The quadcopter drone that crashed into the White House lawn on Monday may have been innocuous, but at some point there’s going to be a disaster — and everybody sees it coming. The global skies are getting more cluttered by unmanned aerial vehicles (UAV) morphing into increasingly bizarre and complex designs, and regulators can’t scramble fast enough to keep up with the galloping technologies, many of which now employ stealth configurations.
In November, The Washington Post reviewed FAA records and discovered pilots had reported “a surge” of near-miss incidents since June 1, where drones came within a few feet or seconds of colliding with conventional aircraft. In an environment where the odds of potentially catastrophic encounters are accelerating, could an unintended consequence be getting more critical eyes on UFOs?
Credit: dronesurvivalguide.org |
Inject drones into that lengthy FAA track record and things get dicey real quick. In a 2013 report titled “Unmanned Aerial Vehicles and Unidentified Aerial Phenomena: Can We Tell Them Apart?,” NARCAP’s Richard Haines and Wayne Reed drew distinctions between UAP and UAV. To mention a few, drones can be pretty noisy; UAP are largely mute. Unlike UAV, most drones have range, altitude and speed limitations. UAP maneuverability makes even the most sophisticated drones look archaic. “Unless something basic has been overlooked in this overview,” states the report, “it seems reasonable to assert that none of the UAV that are reviewed here are able to disappear suddenly from sight, execute instantaneous ninety degree (or other angles) turns, accelerate at extremely high speeds, hover in complete silence or perform small, constant radius somersaults or corkscrew flight around a single point, suddenly change shape or size (without changing their orientation or distance from the viewer) — all of which UAP have been reported to be able to do.”

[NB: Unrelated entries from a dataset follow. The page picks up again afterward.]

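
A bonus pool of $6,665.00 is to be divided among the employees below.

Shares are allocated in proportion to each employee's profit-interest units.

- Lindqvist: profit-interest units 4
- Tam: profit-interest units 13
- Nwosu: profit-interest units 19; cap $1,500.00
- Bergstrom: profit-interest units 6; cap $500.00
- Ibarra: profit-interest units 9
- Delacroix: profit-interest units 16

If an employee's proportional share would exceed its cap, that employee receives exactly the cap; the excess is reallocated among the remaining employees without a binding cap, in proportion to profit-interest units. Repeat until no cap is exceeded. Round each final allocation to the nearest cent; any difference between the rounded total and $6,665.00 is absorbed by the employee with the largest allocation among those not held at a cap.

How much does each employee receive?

Lindqvist: $444.29; Tam: $1,443.93; Nwosu: $1,500.00; Bergstrom: $500.00; Ibarra: $999.64; Delacroix: $1,777.14

Sum of profit-interest units: 67.
Proportional shares (ignoring caps): Lindqvist 397.9104; Tam 1,293.2090; Nwosu 1,890.0746; Bergstrom 596.8657; Ibarra 895.2985; Delacroix 1,591.6418.
Cap binds for Nwosu ($1,500.00), Bergstrom ($500.00); balance $4,665.00 reallocated over remaining profit-interest units 42.
Shares after redistribution: Lindqvist 444.2857 → $444.29; Tam 1,443.9286 → $1,443.93; Ibarra 999.6429 → $999.64; Delacroix 1,777.1429 → $1,777.14.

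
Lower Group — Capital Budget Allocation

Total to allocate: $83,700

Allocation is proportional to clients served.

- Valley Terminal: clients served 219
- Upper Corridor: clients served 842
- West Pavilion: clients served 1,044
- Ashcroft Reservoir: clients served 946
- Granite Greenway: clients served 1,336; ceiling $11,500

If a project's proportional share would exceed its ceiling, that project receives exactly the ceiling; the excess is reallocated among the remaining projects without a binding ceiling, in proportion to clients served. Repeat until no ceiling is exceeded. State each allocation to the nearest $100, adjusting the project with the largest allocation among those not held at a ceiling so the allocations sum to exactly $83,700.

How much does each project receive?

Clients served total: 4,387.
Pro-rata shares before constraints: Valley Terminal 4,178.32; Upper Corridor 16,064.60; West Pavilion 19,918.58; Ashcroft Reservoir 18,048.83; Granite Greenway 25,489.67.
Capped: Granite Greenway ($11,500); balance $72,200 reallocated over remaining clients served 3,051.
Remaining shares: Valley Terminal 5,182.50 → $5,200; Upper Corridor 19,925.40 → $19,900; West Pavilion 24,705.60 → $24,700; Ashcroft Reservoir 22,386.50 → $22,400.

Valley Terminal: $5,200 · Upper Corridor: $19,900 · West Pavilion: $24,700 · Ashcroft Reservoir: $22,400 · Granite Greenway: $11,500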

NARCAP published yet another example just this month, from Australian researchers Keith Basterfield and Paul Dean. The Australian Transport Safety Bureau (ATSB), described it as “a near collision with an unknown object involving a De Havilland DHC-8, VH-XFX near Perth Airport, Western Australia on 19 March 2014,” and filed it under the “serious incident” category. The charter turboprop had 53 passengers aboard that clear morning when it was confronted by an “unknown object” that, according to the crew, was coming head-on and sported “a bright strobe light” up front that “appeared to track” toward the DHC-8. The pilot had to bank the avoid the collision with the bogey, which passed within 65 feet horizontally and 100 feet vertically.

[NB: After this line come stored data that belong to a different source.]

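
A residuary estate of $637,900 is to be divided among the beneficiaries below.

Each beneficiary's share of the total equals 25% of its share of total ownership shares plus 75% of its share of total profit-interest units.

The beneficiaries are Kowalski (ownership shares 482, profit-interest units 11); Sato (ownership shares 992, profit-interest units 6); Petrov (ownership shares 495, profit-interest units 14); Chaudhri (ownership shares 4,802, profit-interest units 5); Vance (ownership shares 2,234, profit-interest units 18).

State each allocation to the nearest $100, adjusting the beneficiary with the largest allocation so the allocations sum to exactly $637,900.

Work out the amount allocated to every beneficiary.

Ownership shares total 9,005; profit-interest units total 54.
Blended shares (25% ownership shares + 75% profit-interest units): Kowalski 0.1662; Sato 0.1109; Petrov 0.2082; Chaudhri 0.2028; Vance 0.3120.
Pro-rata amounts: Kowalski 105,992.97; Sato 70,726.26; Petrov 132,802.37; Chaudhri 129,340.14; Vance 199,038.26.
At nearest $100: Kowalski $106,000; Sato $70,700; Petrov $132,800; Chaudhri $129,300; Vance $199,000. Sum = $637,800.
Difference $637,900 − $637,800 = +$100 applied to largest allocation (Vance): Vance becomes $199,100.

Kowalski: $106,000 · Sato: $70,700 · Petrov: $132,800 · Chaudhri: $129,300 · Vance: $199,100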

A strobing light amid clean skies was weird enough, but the ATSB report, which also said the object left no radar tracks, logged it as “cylindrical in shape and grey in colour.” But get this: The DHC-8 was traveling at 3,700 feet; at the moment of the encounter, according to the ATSB, the area below 3,500 feet was restricted military airspace. Upon being interviewed by Paul Dean, the chief pilot said the object was shaped like a cigarette, only “it was green, military green, in colour.”
The pilot informed Dean nobody told him to shut up about what he saw. But after that interview, which was conducted through the airline, Dean’s access to the pilot, and to the safety officer he hoped to question, went dark. “No more emails, no more return calls,” Dean writes. “It was like they'd either had enough of the case, or, were told not to keep discussing it.

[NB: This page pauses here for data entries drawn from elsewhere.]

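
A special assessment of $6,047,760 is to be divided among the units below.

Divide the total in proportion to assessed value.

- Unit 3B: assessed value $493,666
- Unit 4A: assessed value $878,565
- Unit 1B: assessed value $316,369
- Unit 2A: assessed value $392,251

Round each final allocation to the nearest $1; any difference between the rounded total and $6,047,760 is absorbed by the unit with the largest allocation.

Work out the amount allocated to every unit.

Unit 3B: $1,434,785 · Unit 4A: $2,553,450 · Unit 1B: $919,491 · Unit 2A: $1,140,034

Combined assessed value = 2,080,851.
Proportional shares: Unit 3B 493,666/2,080,851 × $6,047,760 = 1,434,784.85; Unit 4A 878,565/2,080,851 × $6,047,760 = 2,553,450.61; Unit 1B 316,369/2,080,851 × $6,047,760 = 919,491.01; Unit 2A 392,251/2,080,851 × $6,047,760 = 1,140,033.53.
At nearest $1: Unit 3B $1,434,785; Unit 4A $2,553,451; Unit 1B $919,491; Unit 2A $1,140,034. Sum = $6,047,761.
Difference $6,047,760 − $6,047,761 = −$1 applied to largest allocation (Unit 4A): Unit 4A becomes $2,553,450.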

“I wonder of course, if it was a missile or rocket, where the body of it is,” he continues. “If it was a UAV then we have to wonder what type?! I looked and looked and no UAVs are pencil-like, all green-grey, or have a strobe at the front. It's weird. Whatever it was it nearly took that plane out.”
Just one more thing we'll likely never figure out. But what if drone technology -- military or otherwise -- begins to seriously imperil our skyways? Might authorities start chatting up UFOs as a cover for their mistakes?